La Wallonie a suivi le Collège communal de Mons, qui avait remis un avis défavorable.

U.P.
Recotri: la Région wallonne refuse le permis
©AVPRESS

Les riverains de Recotri à Ghlin peuvent souffler: l’usine ne devrait pas s’étendre. La Région wallonne a en tout cas refusé à l’usine de concassage le permis d’extension que celle-ci avait sollicité.

Pour rappel, Recotri a déposé une demande de permis unique portant sur la création d’un centre de regroupement de terres excavées en vue de leur valorisation ainsi que la création et l’exploitation d’une centrale à béton de 23 mètres de haut. Au début de la procédure, le SPW avait jugé la demande comme étant recevable, tout en notant que des nuisances probables (bruit, pollution du sol, rejets atmosphériques…) mais “maitrisables, limitées dans le temps et réversibles” existent.

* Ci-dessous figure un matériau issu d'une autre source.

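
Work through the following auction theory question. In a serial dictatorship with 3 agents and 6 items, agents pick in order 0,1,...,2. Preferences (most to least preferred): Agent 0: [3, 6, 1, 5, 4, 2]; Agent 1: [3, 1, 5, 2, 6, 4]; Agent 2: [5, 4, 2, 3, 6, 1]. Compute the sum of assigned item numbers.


Step 1: Agent 0 picks item 3
Step 2: Agent 1 picks item 1
Step 3: Agent 2 picks item 5
Step 4: Sum = 3 + 1 + 5 = 9

9


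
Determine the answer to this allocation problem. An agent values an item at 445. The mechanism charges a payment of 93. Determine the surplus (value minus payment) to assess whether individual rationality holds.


Step 1: Surplus = value - payment = 445 - 93 = 352
Step 2: IR is satisfied (surplus >= 0)

352


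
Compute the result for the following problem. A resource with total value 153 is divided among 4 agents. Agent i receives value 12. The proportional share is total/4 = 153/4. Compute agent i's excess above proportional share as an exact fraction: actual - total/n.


Step 1: Proportional share = 153/4
Step 2: Agent's actual allocation = 12
Step 3: Excess = 12 - 153/4 = -105/4

-105/4


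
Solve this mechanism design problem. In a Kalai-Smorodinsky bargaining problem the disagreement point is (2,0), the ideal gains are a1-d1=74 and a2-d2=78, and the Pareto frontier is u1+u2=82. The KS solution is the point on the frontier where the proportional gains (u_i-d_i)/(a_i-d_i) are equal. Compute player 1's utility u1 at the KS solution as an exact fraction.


Step 1: At the KS point, (u1-d1)/r1 = (u2-d2)/r2 = t and u1+u2 = 82
Step 2: u1 = d1 + r1*t and u2 = d2 + r2*t, so (d1 + r1*t) + (d2 + r2*t) = 82
Step 3: t = (82 - 2 - 0)/(74 + 78) = 80/152 = 10/19
Step 4: u1 = d1 + r1*t = 2 + 74 * 10/19 = 778/19
Step 5: (Check: u2 = d2 + r2*t = 780/19; u1+u2 = 778/19 + 780/19 = 82, on the frontier.)

778/19


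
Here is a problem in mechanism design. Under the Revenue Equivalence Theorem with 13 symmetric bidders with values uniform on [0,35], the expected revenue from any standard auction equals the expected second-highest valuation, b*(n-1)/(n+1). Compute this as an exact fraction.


Step 1: By Revenue Equivalence, expected revenue = b*(n-1)/(n+1)
Step 2: Substituting n = 13, b = 35
Step 3: Revenue = 35*(13-1)/(13+1) = 35*12/14
Step 4: Revenue = 420/14 = 30

30


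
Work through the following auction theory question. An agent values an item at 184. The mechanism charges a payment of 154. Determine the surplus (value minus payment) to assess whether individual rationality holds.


Step 1: Surplus = value - payment = 184 - 154 = 30
Step 2: IR is satisfied (surplus >= 0)

30


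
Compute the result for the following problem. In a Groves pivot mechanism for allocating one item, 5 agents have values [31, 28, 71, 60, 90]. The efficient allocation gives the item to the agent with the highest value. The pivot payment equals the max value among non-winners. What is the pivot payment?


Step 1: The efficient winner is agent 4 with value 90
Step 2: Other agents' values: [31, 28, 71, 60]
Step 3: Pivot payment = max(others) = 71
Step 4: The winner pays 71

71


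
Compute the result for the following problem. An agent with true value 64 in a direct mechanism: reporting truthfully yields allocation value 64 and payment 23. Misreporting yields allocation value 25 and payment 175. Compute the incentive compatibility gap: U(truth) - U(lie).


Step 1: U(truth) = value - payment = 64 - 23 = 41
Step 2: U(lie) = allocation - payment = 25 - 175 = -150
Step 3: IC gap = 41 - (-150) = 191

191


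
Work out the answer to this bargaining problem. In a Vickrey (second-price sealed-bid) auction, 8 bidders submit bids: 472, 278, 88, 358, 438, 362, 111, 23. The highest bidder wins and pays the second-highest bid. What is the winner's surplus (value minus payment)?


Step 1: Sort bids in descending order: 472, 438, 362, 358, 278, 111, 88, 23
Step 2: The winning bid is the highest: 472
Step 3: The payment equals the second-highest bid: 438
Step 4: Surplus = winner's bid - payment = 472 - 438 = 34

34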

La demande de permis avait suscité une levée de boucliers de la part des riverains et mis une fois de plus en lumière la cohabitation difficile entre la zone d’habitat et la zone industrielle. Suite à la clôture de l’enquête publique et à l’analyse technique et des réclamations introduites par les citoyens, la Ville de Mons avait remis, début mars, un avis préalable défavorable à la demande de permis introduite par la société de concassage de déchets. La Ville avait procédé à une analyse sous l’angle de l’activité totale du site, et donc en ce compris les activités actuelles, leurs éventuelles nuisances et l’effet cumulatif que pourrait générer le nouveau permis.

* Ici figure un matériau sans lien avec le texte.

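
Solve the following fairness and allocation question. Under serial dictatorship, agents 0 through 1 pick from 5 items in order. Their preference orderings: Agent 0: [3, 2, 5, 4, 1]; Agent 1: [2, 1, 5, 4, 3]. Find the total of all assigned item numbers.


Step 1: Agent 0 picks item 3
Step 2: Agent 1 picks item 2
Step 3: Sum = 3 + 2 = 5

5


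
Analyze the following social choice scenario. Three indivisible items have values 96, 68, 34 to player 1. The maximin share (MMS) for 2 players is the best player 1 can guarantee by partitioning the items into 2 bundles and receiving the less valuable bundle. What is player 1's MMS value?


Step 1: Item values = 96, 68, 34
Step 2: Enumerate all 2-bundle partitions and take the smaller bundle:
  Partition 1: {96} vs {68,34} -> bundles 96, 102; min = 96
  Partition 2: {68} vs {96,34} -> bundles 68, 130; min = 68
  Partition 3: {34} vs {96,68} -> bundles 34, 164; min = 34
Step 3: MMS = max(96, 68, 34) = 96

96


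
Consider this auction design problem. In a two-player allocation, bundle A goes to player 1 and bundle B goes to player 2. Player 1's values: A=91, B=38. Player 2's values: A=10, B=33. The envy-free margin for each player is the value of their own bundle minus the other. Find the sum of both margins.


Step 1: Player 1's margin = v1(A) - v1(B) = 91 - 38 = 53
Step 2: Player 2's margin = v2(B) - v2(A) = 33 - 10 = 23
Step 3: Total margin = 53 + 23 = 76

76


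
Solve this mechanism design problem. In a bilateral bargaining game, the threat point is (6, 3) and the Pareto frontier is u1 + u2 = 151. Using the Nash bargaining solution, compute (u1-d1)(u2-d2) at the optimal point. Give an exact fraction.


Step 1: The Nash solution splits surplus symmetrically above the disagreement point
Step 2: u1 = (total + d1 - d2)/2 = (151 + 6 - 3)/2 = 77
Step 3: u2 = (total - d1 + d2)/2 = (151 - 6 + 3)/2 = 74
Step 4: Nash product = (77 - 6) * (74 - 3)
Step 5: = 71 * 71 = 5041

5041


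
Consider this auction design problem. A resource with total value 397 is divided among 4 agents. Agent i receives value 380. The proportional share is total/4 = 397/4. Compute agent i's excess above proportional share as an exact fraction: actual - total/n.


Step 1: Proportional share = 397/4
Step 2: Agent's actual allocation = 380
Step 3: Excess = 380 - 397/4 = 1123/4

1123/4


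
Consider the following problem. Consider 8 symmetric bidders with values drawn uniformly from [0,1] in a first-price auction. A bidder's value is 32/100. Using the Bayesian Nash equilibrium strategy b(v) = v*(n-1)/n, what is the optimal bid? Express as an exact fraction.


Step 1: The symmetric BNE bidding function is b(v) = v * (n-1) / n
Step 2: Substitute v = 8/25 and n = 8
Step 3: b = 8/25 * 7/8
Step 4: b = 7/25

7/25


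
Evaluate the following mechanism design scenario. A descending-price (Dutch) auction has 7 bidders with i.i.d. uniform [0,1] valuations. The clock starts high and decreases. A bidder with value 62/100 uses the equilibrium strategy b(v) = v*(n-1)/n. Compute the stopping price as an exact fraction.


Step 1: Dutch auctions are strategically equivalent to first-price auctions
Step 2: The equilibrium bid is b(v) = v*(n-1)/n
Step 3: b = 31/50 * 6/7
Step 4: b = 93/175

93/175


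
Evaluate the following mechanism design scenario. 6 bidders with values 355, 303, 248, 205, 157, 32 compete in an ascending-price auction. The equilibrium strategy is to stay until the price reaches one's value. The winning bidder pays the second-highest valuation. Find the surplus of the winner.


Step 1: Identify the highest value: 355
Step 2: Identify the second-highest value: 303
Step 3: The final price = second-highest value = 303
Step 4: Surplus = 355 - 303 = 52

52


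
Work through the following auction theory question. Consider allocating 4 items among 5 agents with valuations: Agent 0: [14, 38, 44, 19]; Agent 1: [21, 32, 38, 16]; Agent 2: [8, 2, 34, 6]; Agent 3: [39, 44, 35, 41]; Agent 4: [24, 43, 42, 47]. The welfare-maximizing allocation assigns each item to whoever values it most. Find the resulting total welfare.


Step 1: For each item, find the maximum value among all agents.
Step 2: Item 0 -> Agent 3 (value 39)
Step 3: Item 1 -> Agent 3 (value 44)
Step 4: Item 2 -> Agent 0 (value 44)
Step 5: Item 3 -> Agent 4 (value 47)
Step 6: Total welfare = 39 + 44 + 44 + 47 = 174

174


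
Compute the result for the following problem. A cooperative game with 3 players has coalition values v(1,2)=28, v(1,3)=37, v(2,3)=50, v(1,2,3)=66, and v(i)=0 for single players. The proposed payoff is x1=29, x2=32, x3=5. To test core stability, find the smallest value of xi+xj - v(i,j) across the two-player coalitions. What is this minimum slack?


Step 1: Slack for coalition (1,2): x1+x2 - v12 = 61 - 28 = 33
Step 2: Slack for coalition (1,3): x1+x3 - v13 = 34 - 37 = -3
Step 3: Slack for coalition (2,3): x2+x3 - v23 = 37 - 50 = -13
Step 4: Minimum slack = min(33, -3, -13) = -13, attained by (2,3); coalition (2,3) can block (slack < 0), so the allocation is not in the core

-13


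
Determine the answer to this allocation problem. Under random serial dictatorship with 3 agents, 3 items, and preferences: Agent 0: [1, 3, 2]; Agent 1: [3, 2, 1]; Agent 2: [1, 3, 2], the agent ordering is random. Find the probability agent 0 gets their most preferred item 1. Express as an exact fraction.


Step 1: Agent 0 wants item 1
Step 2: There are 6 possible orderings of agents
Step 3: In 3 orderings, agent 0 gets item 1
Step 4: Probability = 3/6 = 1/2

1/2


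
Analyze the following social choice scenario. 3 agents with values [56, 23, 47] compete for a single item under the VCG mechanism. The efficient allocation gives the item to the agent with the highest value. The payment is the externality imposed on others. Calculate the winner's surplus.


Step 1: The winner is the agent with the highest value: agent 0 with value 56
Step 2: Values of other agents: [23, 47]
Step 3: VCG payment = max of others' values = 47
Step 4: Surplus = 56 - 47 = 9

9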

La Région wallonne devait encore récolter les avis d’autres instances et, sur cette base, rédiger son rapport de synthèse. Celui-ci, également défavorable, a bien été soumis au Collège communal qui l’a examiné et a décidé de maintenir sa position en remettant un avis défavorable définitif.

Une bonne nouvelle

Pour l'échevin de l'Urbanisme Maxime Pourtois l'issue de ce dossier est une très bonne nouvelle : "Je me réjouis de constater que l'analyse de la Région Wallonne rejoint celle du Collège communal. En l'absence de zone tampon, la cohabitation de l'entreprise et les riverains, qui ont largement relayé leur inquiétude, a toujours été la principale préoccupation du Collège. Encore une fois, nous les avons entendus et nous avons été suivis par l'autorité wallonne, qui comme nous, considère que ce permis aurait été clairement et objectivement synonyme de plus de nuisances, nous avons donc fait barrage pour le bien de tous les riverains proches du site."

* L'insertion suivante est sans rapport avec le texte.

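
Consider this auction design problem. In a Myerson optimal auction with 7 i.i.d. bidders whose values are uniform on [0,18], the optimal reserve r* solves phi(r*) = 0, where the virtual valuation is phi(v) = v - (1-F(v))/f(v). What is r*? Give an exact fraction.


Step 1: For U[0,18], F(v) = v/18 and f(v) = 1/18
Step 2: phi(v) = v - (1 - v/18)/(1/18) = v - (18 - v) = 2v - 18
Step 3: Set phi(r*) = 0: 2r* - 18 = 0
Step 4: r* = 18/2 = 9 (the number of bidders n = 7 does not enter)

9


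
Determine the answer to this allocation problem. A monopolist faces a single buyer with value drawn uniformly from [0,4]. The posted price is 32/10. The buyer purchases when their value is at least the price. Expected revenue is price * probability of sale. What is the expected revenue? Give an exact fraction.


Step 1: Posted price r = 16/5, value support [0,4]
Step 2: P(v >= r) = (4 - 16/5)/4 = 1/5
Step 3: Expected revenue = r * P(v >= r) = 16/5 * 1/5
Step 4: Revenue = 16/25

16/25


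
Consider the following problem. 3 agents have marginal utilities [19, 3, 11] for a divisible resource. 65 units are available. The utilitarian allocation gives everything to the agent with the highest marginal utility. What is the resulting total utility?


Step 1: The marginal utilities are [19, 3, 11]
Step 2: The highest marginal utility is 19
Step 3: All 65 units go to that agent
Step 4: Total utility = 19 * 65 = 1235

1235


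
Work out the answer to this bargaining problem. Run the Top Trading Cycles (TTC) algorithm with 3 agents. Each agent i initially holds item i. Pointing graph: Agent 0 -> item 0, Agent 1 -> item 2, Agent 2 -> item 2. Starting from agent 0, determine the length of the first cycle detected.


Step 1: Trace the pointer graph from agent 0: 0 -> 0
Step 2: A cycle is detected when we revisit agent 0
Step 3: The cycle is: 0 -> 0
Step 4: Cycle length = 1

1


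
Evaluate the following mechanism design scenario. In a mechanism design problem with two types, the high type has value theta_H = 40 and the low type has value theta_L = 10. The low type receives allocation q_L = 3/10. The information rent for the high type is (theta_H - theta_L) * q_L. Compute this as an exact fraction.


Step 1: theta_H - theta_L = 40 - 10 = 30
Step 2: Information rent = (theta_H - theta_L) * q_L
Step 3: = 30 * 3/10
Step 4: = 9

9


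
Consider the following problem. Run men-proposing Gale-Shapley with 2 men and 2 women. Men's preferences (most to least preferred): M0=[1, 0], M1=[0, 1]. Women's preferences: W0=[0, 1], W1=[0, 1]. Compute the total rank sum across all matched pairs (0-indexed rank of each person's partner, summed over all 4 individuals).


Step 1: Run Gale-Shapley (men propose, women hold best offer):
  M0 proposes to W1; she accepts
  M1 proposes to W0; she accepts
Step 2: Final matching: W0-M1, W1-M0
Step 3: 0-indexed ranks (man's rank of his match, then woman's): 0 + 1 + 0 + 0
Step 4: Total rank sum = 1

1


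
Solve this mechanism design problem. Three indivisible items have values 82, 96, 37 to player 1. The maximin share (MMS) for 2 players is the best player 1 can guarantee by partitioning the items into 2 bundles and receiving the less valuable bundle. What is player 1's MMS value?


Step 1: Item values = 82, 96, 37
Step 2: Enumerate all 2-bundle partitions and take the smaller bundle:
  Partition 1: {82} vs {96,37} -> bundles 82, 133; min = 82
  Partition 2: {96} vs {82,37} -> bundles 96, 119; min = 96
  Partition 3: {37} vs {82,96} -> bundles 37, 178; min = 37
Step 3: MMS = max(82, 96, 37) = 96

96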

Le Bourgmestre Nicolas Martin complète : "Nous avons rencontré les riverains plusieurs fois et nous avons toujours appuyé leurs revendications, que nous estimions légitimes. En effet, l'entreprise est située à quelques mètres des habitations et la cohabitation est très problématique. Une extension aurait eu des conséquences très néfastes pour les habitants proches, alors que le volume de l'emploi est très faible. Nous sommes donc satisfaits que la Région wallonne ait suivi la position du Collège. L'analyse préalable du Collège était bien étayée et mettait clairement en lumière l'impossibilité d'agrandir le site et de conserver une relation de voisinage sereine avec les riverains, dont le droit à la quiétude est déjà sérieusement entamé avec l'activité actuelle."